8. Do you have any suggestions or helps for new writers (please be specific and informational as possible)?

The best tool for finding the best agent for you are Jeff Hermann’s guides. (https://www.amazon.com/Hermans-Publishers-Editors-Literary-Agents-ebook/dp/B01LA268C0/ref=sr_1_1?s=digitaltext&ie=UTF8&qid=1481387120&sr=1-1&keywords=jeff+herman%27s+guide+to+book+publishers+2017) They contain more personal information about the agents based on questionnaires they submit. Using that information, make a list of ten or fifteen that seem to have a personal interest in some aspect of book.

Also, make sure you precisely follow the directions for submissions on the agent’s website. When they are overloaded, it is easy for them to reject authors simply because they did not follow directions.

Another killer is an attitude of braggadocio. Even if you are certain that you have written the great American novel, don’t say that you are guaranteed New York Times bestseller status out of the gate or that James Patterson will swoon when he reads your book.
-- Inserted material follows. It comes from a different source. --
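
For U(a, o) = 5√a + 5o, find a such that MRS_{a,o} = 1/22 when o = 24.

MU_a = 5/(2√a), MU_o = 5.
MRS = 5/(2√a) ÷ 5.
MRS depends only on a: 0.5/√a = 1/22 ⇒ √a = 0.5/(1/22) = 11 ⇒ a = 121.

a = 121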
The power of an understatement will work far better for you.

9. What was one of the most surprising things you learned your creative process with your books, editing, publishing or illustrating?

It’s easier to get in the flow—to lose yourself in the story you are weaving—when there isn’t a machine between you and your writing. That is why my first draft is in pencil on a legal pad. That medium takes away the fear of making a mistake and sets you free from your inhibitions.

10. How many books have you written?


11. Do you have any tricks or tips to help others become a better writer (please be as specific and information as you possibly can)?

Read. Every day. Every genre. Don’t fall into the I-don’t-have-time trap. You must make time. You can learn from good writers. You can learn from bad writers. And if you want to perfect your craft, you need to learn continuously. If you borrow a method from a different genre and incorporate it into your own, you’ve created something fresh and different. Explore the world of writing to embrace your craft.

12. Do you have any suggestions for providing twists in a good story?

Once you know where your story will end, look for other possibilities for endings. Then write as if you were headed for an alternative conclusion.

When you finish, go back and make sure that you left crumbs of fore-shadowing so that the real ending is credible for the reader.

13. What are some ways in which you promote your work?

Social media, of course. Interviews on broadcast and internet radio are a big help. Obtaining those are easier for non-fiction but if you can find a real life-hook in your fiction, use that to market yourself as an interview subject. Libraries are a great place to do a reading or a talk. They generate a lot of word of mouth. If you are early in your writing career, oftentimes it will work better if you join forces with other writers and offer a panel or group discussion for library patrons.

14. What is the one thing you would do differently now (concerning writing or editing or publishing or illustrating) and why?

I would have taken my dream to be a writer more seriously at an earlier age. I would have stop listening to nay-sayers in the non-writer world and listened more to inspiration and critique from other writers.

15. What saying or mantra do you live by?

I have two:

“If you follow your bliss, doors will open for you that wouldn’t have opened for anyone else.” Joseph Campbell

Feel the fear and do it anyway.

16. Anything else you would like to say?

Rejection is part of the process. It is difficult to use it to build your determination to master your craft but that is what you need to do. Never, never, never give up.